Si la laïcité ne saurait être une arme de guerre contre les religions, qu'elle doit respecter et écouter, elle est un principe de la République qui s'applique à tous.
Au-delà d'une proposition controversée en faveur d'une loi interdisant le port du voile à l'université, le rapport du Haut Conseil à l'intégration, révélé parLe Monde du 6 août, pose de vraies questions. Si la laïcité ne saurait être une arme de guerre contre les religions, qu'elle doit respecter et écouter, elle est un principe de la République qui s'applique à tous.
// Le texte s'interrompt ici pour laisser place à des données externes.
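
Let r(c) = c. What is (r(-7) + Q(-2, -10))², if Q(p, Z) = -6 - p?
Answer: 121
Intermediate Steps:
(r(-7) + Q(-2, -10))² = (-7 + (-6 - 1*(-2)))² = (-7 + (-6 + 2))² = (-7 - 4)² = (-11)² = 121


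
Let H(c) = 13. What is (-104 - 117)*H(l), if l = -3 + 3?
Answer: -2873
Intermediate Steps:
l = 0
(-104 - 117)*H(l) = (-104 - 117)*13 = -221*13 = -2873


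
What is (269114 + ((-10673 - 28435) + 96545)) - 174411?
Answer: 152140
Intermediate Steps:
(269114 + ((-10673 - 28435) + 96545)) - 174411 = (269114 + (-39108 + 96545)) - 174411 = (269114 + 57437) - 174411 = 326551 - 174411 = 152140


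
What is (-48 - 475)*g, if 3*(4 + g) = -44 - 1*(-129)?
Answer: -38179/3 ≈ -12726.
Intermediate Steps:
g = 73/3 (g = -4 + (-44 - 1*(-129))/3 = -4 + (-44 + 129)/3 = -4 + (⅓)*85 = -4 + 85/3 = 73/3 ≈ 24.333)
(-48 - 475)*g = (-48 - 475)*(73/3) = -523*73/3 = -38179/3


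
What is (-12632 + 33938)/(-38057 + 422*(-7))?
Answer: -21306/41011 ≈ -0.51952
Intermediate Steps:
(-12632 + 33938)/(-38057 + 422*(-7)) = 21306/(-38057 - 2954) = 21306/(-41011) = 21306*(-1/41011) = -21306/41011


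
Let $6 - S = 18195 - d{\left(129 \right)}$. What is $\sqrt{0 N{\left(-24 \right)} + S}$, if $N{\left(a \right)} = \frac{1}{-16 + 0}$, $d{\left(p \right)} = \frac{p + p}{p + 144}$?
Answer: $\frac{i \sqrt{150615283}}{91} \approx 134.86 i$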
Lorsque dans des facultés, au nom d'une religion, la mixité est récusée tant au niveau des étudiants que des professeurs, le contenu des enseignements contesté, l'octroi de locaux réclamé pour en faire un usage communautaire ou identitaire, il s'agit bien d'atteintes inadmissibles au principe même de la laïcité : elles doivent être combattues.
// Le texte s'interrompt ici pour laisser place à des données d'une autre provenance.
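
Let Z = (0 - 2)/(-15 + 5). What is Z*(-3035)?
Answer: -607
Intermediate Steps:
Z = ⅕ (Z = -2/(-10) = -2*(-⅒) = ⅕ ≈ 0.20000)
Z*(-3035) = (⅕)*(-3035) = -607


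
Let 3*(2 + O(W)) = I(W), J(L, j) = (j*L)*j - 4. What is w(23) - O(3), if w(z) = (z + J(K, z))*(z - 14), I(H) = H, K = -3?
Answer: -14111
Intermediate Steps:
J(L, j) = -4 + L*j² (J(L, j) = (L*j)*j - 4 = L*j² - 4 = -4 + L*j²)
w(z) = (-14 + z)*(-4 + z - 3*z²) (w(z) = (z + (-4 - 3*z²))*(z - 14) = (-4 + z - 3*z²)*(-14 + z) = (-14 + z)*(-4 + z - 3*z²))
O(W) = -2 + W/3
w(23) - O(3) = (56 - 18*23 - 3*23³ + 43*23²) - (-2 + (⅓)*3) = (56 - 414 - 3*12167 + 43*529) - (-2 + 1) = (56 - 414 - 36501 + 22747) - 1*(-1) = -14112 + 1 = -14111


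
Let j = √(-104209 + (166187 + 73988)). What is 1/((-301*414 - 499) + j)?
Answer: -125113/15653126803 - √135966/15653126803 ≈ -8.0164e-6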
Depuis vingt-cinq ans, la République s'est dotée de moyens, plus ou moins efficaces, pour faire respecter la neutralité religieuse de l'Etat et de ses agents. La loi de 2004 a interdit le port de signes religieux ostentatoires dans les établissements scolaires. Malgré les réserves du Conseil d'Etat, la loi du 11 octobre 2010 a interdit, avec l'assentiment à l'époque de l'actuel ministre de l'intérieur, Manuel Valls, la dissimulation du visage dans l'espace public. Entre octobre 2010 et avril 2013, cette loi a donné lieu à 705 contrôles concernant 423 femmes intégralement voilées et à 661 verbalisations. C'est à l'occasion d'un de ces contrôles que des violences urbaines ont éclaté le 20 juillet à Trappes (Yvelines). Faut-il aller encore plus loin ?
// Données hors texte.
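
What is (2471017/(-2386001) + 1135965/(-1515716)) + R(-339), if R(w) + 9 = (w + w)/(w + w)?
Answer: -35387772762865/3616499891716 ≈ -9.7851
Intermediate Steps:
R(w) = -8 (R(w) = -9 + (w + w)/(w + w) = -9 + (2*w)/((2*w)) = -9 + (2*w)*(1/(2*w)) = -9 + 1 = -8)
(2471017/(-2386001) + 1135965/(-1515716)) + R(-339) = (2471017/(-2386001) + 1135965/(-1515716)) - 8 = (2471017*(-1/2386001) + 1135965*(-1/1515716)) - 8 = (-2471017/2386001 - 1135965/1515716) - 8 = -6455773629137/3616499891716 - 8 = -35387772762865/3616499891716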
Se livrant à une interprétation liberticide et erronée de la loi de 1905 sur la séparation des Eglises et de l'Etat, qui n'a jamais proscrit les manifestations d'une religion sur la voie publique, Marine Le Pen avait réclamé, en septembre 2012, l'interdiction du voile religieux et de la kippa dans la rue. Au lendemain de l'arrêt de la Cour de cassation annulant, le 19 mars, le licenciement d'une salariée voilée de la crèche Baby Loup, l'UMP avait déposé une proposition de loi préconisant l'interdiction des signes d'appartenance religieuse dans les entreprises. Encouragé par des élus socialistes, l'Elysée s'était interrogé sur une interdiction dans les structures accueillant la petite enfance. Sans suite et sans explication.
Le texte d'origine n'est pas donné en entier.